Could you give examples? I'm working at a company where Mongo is being used because.


once you get into creating administrative/reports sections i think you'll quickly find out.


what does PHP "drops" in the name of getting started quickly ? PHP is now a robust language with robusts frameworks like SF or ZF.


Two examples: including loads of functionality into the default namespace instead of developing it as external libraries, and confusing the template language and the programming language which encourages XSS vulnerabilities in PHP written by beginners. When using PHP you normally want to use a different template language to avoid having to audit the code and hunt unescaped output.


Is there a real practical difference beween "strlen($str)" and "string::length($str)"? It may be a design decision that you disagree with, but it hardly gets in your way. It's certainly not "dropped" functionality. It also ends up being faster, as the core functionality is written in C rather than in userland PHP code.
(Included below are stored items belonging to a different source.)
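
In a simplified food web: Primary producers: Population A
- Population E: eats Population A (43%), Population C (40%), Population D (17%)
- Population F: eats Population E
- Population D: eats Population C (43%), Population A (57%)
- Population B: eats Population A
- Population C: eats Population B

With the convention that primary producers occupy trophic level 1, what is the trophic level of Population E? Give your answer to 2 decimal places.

Population B: 1 + 1 = 2
Population C: 1 + 2 = 3
Population D: 1 + (0.43×3 + 0.57×1) = 2.86
Population E: 1 + (0.43×1 + 0.4×3 + 0.17×2.86) = 3.1162
Population F: 1 + 3.1162 = 4.1162

3.12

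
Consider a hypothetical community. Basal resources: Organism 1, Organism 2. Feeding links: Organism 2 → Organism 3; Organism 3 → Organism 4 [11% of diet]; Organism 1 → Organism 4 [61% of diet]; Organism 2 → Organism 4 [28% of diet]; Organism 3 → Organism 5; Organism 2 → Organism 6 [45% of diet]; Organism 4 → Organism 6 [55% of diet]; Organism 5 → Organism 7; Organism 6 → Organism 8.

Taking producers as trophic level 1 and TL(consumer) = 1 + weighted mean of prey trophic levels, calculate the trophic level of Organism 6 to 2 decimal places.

2.61

Organism 3: 1 + 1 = 2
Organism 4: 1 + (0.11×2 + 0.61×1 + 0.28×1) = 2.11
Organism 5: 1 + 2 = 3
Organism 6: 1 + (0.45×1 + 0.55×2.11) = 2.6105
Organism 7: 1 + 3 = 4
Organism 8: 1 + 2.6105 = 3.6105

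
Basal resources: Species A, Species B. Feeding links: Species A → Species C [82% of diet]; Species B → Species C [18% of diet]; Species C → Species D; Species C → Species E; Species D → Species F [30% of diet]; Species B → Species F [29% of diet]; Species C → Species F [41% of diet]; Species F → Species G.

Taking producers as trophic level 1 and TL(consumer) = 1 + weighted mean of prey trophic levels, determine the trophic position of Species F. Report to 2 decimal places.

3.01

Species C: 1 + (0.82×1 + 0.18×1) = 2
Species D: 1 + 2 = 3
Species E: 1 + 2 = 3
Species F: 1 + (0.3×3 + 0.29×1 + 0.41×2) = 3.01
Species G: 1 + 3.01 = 4.01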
I agree with your point about XSS, but I've seen XSS exploits in every language, so I can hardly consider it a PHP flaw. It's also literally a one-line config change to eliminate that problem[1]; the only reason that's not the default is that it would break lots of existing apps the next time they upgraded. Then again, that's also true for the wacky (err, copied from C) naming conventions.

[1] Unless you go out of your way, of course. But that's true with anything where you can decode html entities. For the record, the config change is "filter.default=full_special_chars" which will automatically sanitize all user input (GET, POST, COOKIE, SERVER) with htmlspecialchars.


1) It is not the namespaces per se. It is the inclusion of everything and the kitchen sink in the standard library which discouraged the development of a healthy third party library community. Contrast with Perl and Ruby where there are third party libraries for virtually everything despite them being less popular languages.

2) filter.default is not a correct solution. You should escape output, not input. Escaping input 1) results in crap data in your database 2) opens you up for user input sources you forgot about. What if for example you have another application working against the same database? One which is not web based?

The existence of filter.default is an example of the very problem with PHP. It works for simple CRUD applications but when you application grows reliance of it is almost guaranteed to create an XSS vulnerability.